The seven men who gave us a tour of historical Tainan all had something in common besides their trademark black suits. All seven men are listed in a criminal complaint as fraud victims. Six of the seven were interrogated while the seventh was listed by prosecutors as a victim without even talking to police.
The seven alleged crime victims are all members of Taiwan Civil Government, an advocacy group that seeks to expel the exiled Republic of China from Taiwan. The men were supposedly duped by group leader Roger Lin with false claims about the benefits of their TCG identification cards. The men all scoff at such a notion and declare they are in a battle for the future of Taiwan and the fraud charge against group leaders is actually an attack on the organization.
Each of the seven men denied being victims or giving statements to interrogators that could be construed as victim statements. They remain loyal to the group and continue to donate money to the cause.

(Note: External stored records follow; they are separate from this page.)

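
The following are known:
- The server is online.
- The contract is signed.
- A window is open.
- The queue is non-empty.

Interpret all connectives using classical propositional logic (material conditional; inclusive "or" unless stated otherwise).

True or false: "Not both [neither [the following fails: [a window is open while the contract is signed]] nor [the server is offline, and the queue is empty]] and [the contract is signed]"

Let S = "a window is open" (T), P = "the contract is signed" (T), G = "the server is online" (T), D = "the queue is empty" (F).
In symbols: (¬(S ∧ P) ↓ (¬G ∧ D)) ↑ P

S ∧ P = T ∧ T = T
¬(S ∧ P) = ¬T = F
¬G = ¬T = F
¬G ∧ D = F ∧ F = F
¬(S ∧ P) ↓ (¬G ∧ D) = F ↓ F = T
(¬(S ∧ P) ↓ (¬G ∧ D)) ↑ P = T ↑ T = F

The statement is false.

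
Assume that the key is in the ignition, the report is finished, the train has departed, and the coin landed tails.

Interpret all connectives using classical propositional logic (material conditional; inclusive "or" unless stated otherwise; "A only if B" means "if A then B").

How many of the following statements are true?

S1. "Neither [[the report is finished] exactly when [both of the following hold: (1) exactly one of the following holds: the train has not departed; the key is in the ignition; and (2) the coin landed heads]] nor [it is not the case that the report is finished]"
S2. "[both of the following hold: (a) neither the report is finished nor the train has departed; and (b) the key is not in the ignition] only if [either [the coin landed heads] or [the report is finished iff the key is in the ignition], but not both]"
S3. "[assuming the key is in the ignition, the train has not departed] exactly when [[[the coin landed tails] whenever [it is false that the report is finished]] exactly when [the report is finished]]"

2

Let Q = "the report is finished" (T), R = "the train has departed" (T), P = "the key is in the ignition" (T), S = "the coin landed heads" (F).

S1: This is (Q ↔ ((¬R ⊕ P) ∧ S)) ↓ ¬Q.

¬R = ¬T = F
¬R ⊕ P = F ⊕ T = T
(¬R ⊕ P) ∧ S = T ∧ F = F
Q ↔ ((¬R ⊕ P) ∧ S) = T ↔ F = F
¬Q = ¬T = F
(Q ↔ ((¬R ⊕ P) ∧ S)) ↓ ¬Q = F ↓ F = T
So S1 is true.

S2: Formalization: ((Q ↓ R) ∧ ¬P) → (S ⊕ (Q ↔ P))

Q ↓ R = T ↓ T = F
¬P = ¬T = F
(Q ↓ R) ∧ ¬P = F ∧ F = F
Q ↔ P = T ↔ T = T
S ⊕ (Q ↔ P) = F ⊕ T = T
((Q ↓ R) ∧ ¬P) → (S ⊕ (Q ↔ P)) = F → T = T
So S2 is true.

S3: Parsed as (P → ¬R) ↔ ((¬Q → ¬S) ↔ Q)

¬R = ¬T = F
P → ¬R = T → F = F
¬Q = ¬T = F
¬S = ¬F = T
¬Q → ¬S = F → T = T
(¬Q → ¬S) ↔ Q = T ↔ T = T
(P → ¬R) ↔ ((¬Q → ¬S) ↔ Q) = F ↔ T = F
Hence S3 is false.

Count: 2.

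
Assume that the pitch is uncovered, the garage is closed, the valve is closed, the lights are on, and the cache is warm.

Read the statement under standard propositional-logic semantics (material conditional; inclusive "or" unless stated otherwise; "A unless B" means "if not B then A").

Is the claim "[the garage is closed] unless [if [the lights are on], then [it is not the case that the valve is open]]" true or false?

The statement is true.

Let Q = "the garage is closed" (T), S = "the lights are on" (T), R = "the valve is open" (F).
Parsed as Q | (S -> ~R)

~R = ~F = T
S -> ~R = T -> T = T
Q | (S -> ~R) = T | T = T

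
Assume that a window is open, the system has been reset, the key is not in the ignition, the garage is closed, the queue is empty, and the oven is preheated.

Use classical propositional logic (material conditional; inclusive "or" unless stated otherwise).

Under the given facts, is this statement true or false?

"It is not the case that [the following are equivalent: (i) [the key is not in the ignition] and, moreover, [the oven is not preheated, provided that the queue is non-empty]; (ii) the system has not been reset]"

true

Let R = "the key is in the ignition" (F), U = "the queue is empty" (T), V = "the oven is preheated" (T), Q = "the system has been reset" (T).
Parsed as ¬((¬R ∧ (¬U → ¬V)) ↔ ¬Q)

¬R = ¬F = T
¬U = ¬T = F
¬V = ¬T = F
¬U → ¬V = F → F = T
¬R ∧ (¬U → ¬V) = T ∧ T = T
¬Q = ¬T = F
(¬R ∧ (¬U → ¬V)) ↔ ¬Q = T ↔ F = F
¬((¬R ∧ (¬U → ¬V)) ↔ ¬Q) = ¬F = T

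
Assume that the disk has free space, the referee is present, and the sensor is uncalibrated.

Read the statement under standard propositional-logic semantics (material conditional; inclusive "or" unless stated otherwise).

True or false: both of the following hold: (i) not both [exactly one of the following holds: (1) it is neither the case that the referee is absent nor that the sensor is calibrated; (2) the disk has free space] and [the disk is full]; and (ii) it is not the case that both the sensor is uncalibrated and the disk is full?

The statement is true.

Let S = "the referee is present" (True), D = "the sensor is calibrated" (False), H = "the disk is full" (False).
Formalization: (((not S nor D) xor not H) nand H) and (not D nand H)

not S = not True = False
not S nor D = False nor False = True
not H = not False = True
(not S nor D) xor not H = True xor True = False
((not S nor D) xor not H) nand H = False nand False = True
not D = not False = True
not D nand H = True nand False = True
(((not S nor D) xor not H) nand H) and (not D nand H) = True and True = True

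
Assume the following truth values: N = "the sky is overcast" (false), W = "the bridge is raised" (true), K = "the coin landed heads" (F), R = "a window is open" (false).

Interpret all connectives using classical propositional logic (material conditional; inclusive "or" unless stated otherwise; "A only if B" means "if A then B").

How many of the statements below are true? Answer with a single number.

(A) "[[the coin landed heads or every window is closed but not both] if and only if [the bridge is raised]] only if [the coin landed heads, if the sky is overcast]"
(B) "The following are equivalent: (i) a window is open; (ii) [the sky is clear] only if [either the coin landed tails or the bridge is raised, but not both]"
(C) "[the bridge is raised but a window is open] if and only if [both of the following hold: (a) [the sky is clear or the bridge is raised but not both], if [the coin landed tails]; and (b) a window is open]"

3

(A): Parsed as ((K xor not R) iff W) -> (N -> K)

not R = not False = True
K xor not R = False xor True = True
(K xor not R) iff W = True iff True = True
N -> K = False -> False = True
((K xor not R) iff W) -> (N -> K) = True -> True = True
Thus (A) is true.

(B): In symbols: R iff (not N -> (not K xor W))

not N = not False = True
not K = not False = True
not K xor W = True xor True = False
not N -> (not K xor W) = True -> False = False
R iff (not N -> (not K xor W)) = False iff False = True
Thus (B) is true.

(C): In symbols: (W and R) iff ((not K -> (not N xor W)) and R)

W and R = True and False = False
not K = not False = True
not N = not False = True
not N xor W = True xor True = False
not K -> (not N xor W) = True -> False = False
(not K -> (not N xor W)) and R = False and False = False
(W and R) iff ((not K -> (not N xor W)) and R) = False iff False = True
So (C) is true.

3 of the 3 statements are true.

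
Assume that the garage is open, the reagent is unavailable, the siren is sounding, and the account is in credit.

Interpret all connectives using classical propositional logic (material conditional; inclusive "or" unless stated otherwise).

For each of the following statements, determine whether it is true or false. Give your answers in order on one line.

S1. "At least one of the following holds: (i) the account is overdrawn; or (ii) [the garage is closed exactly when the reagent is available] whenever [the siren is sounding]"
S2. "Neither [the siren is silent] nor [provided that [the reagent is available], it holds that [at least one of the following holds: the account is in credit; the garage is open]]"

S1 True, S2 False

Let M = "the account is overdrawn" (F), S = "the siren is sounding" (T), K = "the garage is closed" (F), W = "the reagent is available" (F).

S1: Formalization: M | (S -> (K <-> W))

K <-> W = F <-> F = T
S -> (K <-> W) = T -> T = T
M | (S -> (K <-> W)) = F | T = T
So S1 is true.

S2: In symbols: ~S nor (W -> (~M | ~K))

~S = ~T = F
~M = ~F = T
~K = ~F = T
~M | ~K = T | T = T
W -> (~M | ~K) = F -> T = T
~S nor (W -> (~M | ~K)) = F nor T = F
Thus S2 is false.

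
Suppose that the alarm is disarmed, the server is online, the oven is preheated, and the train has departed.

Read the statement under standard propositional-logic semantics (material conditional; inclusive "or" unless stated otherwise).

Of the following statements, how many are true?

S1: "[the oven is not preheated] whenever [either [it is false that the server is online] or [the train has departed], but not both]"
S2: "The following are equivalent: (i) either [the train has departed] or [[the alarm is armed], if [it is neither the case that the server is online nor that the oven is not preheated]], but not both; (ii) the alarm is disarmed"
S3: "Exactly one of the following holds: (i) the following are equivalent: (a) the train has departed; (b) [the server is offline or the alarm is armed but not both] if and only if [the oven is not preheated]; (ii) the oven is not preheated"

1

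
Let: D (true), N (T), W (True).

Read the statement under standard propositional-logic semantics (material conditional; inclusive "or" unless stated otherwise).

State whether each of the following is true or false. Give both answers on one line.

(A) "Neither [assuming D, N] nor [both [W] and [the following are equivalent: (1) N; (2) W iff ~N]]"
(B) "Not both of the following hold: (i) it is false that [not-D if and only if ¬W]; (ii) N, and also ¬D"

(A): This is (D -> N) nor (W and (N iff (W iff not N))).

D -> N = True -> True = True
not N = not True = False
W iff not N = True iff False = False
N iff (W iff not N) = True iff False = False
W and (N iff (W iff not N)) = True and False = False
(D -> N) nor (W and (N iff (W iff not N))) = True nor False = False
So (A) is false.

(B): In symbols: not (not D iff not W) nand (N and not D)

not D = not True = False
not W = not True = False
not D iff not W = False iff False = True
not (not D iff not W) = not True = False
not D = not True = False
N and not D = True and False = False
not (not D iff not W) nand (N and not D) = False nand False = True
So (B) is true.

(A) false; (B) true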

The “victims” took us on a tour of the Tainan TCG office where a language class was being held. How prosecutors Chu Li-hau, Hung Rui-shen, and Lin Sou-ye can tell the judge that the seven men were victims is a big question on the minds of the men. Under ROC criminal procedure the men can be named as victims without being called as witnesses so they likely will not get a chance to tell the court how prosecutors have made false representations about their statements to interrogators.
During a two-week tour of Taiwan and visits to TCG offices, the fact-finding team met and interviewed nearly two dozen purported victims who all tell the same story that the prosecution has falsely portrayed them to the court as victims. According to a TCG spokesperson, 170 alleged victims have made written submissions that their names were falsely presented in the criminal complaint.
Since the Republic of China in-exile lacks juries, it is critical what information is provided to the judge. A flawed justice system that rejects a jury trial for defendants, prosecutors who use fabricated victims, and a judge who has already imposed nearly five months of incommunicado pre-trial detention are a formula for a wrongful conviction. The political overtones of the case are obvious, yet the news media, in both Taiwan and the United States, ignore the larger implications of a seeming return to injustices of the White Terror era of ROC history.
President Tsai Ing-wen is a champion of the status quo, a keeper of the strategic ambiguity for Taiwan. However, while Tsai’s public image remains frozen, the actions taken under her administration against the Taiwan Civil Government leaders breach the status quo and turn back the clock on the ROC to its bad old days of imprisonment for political views.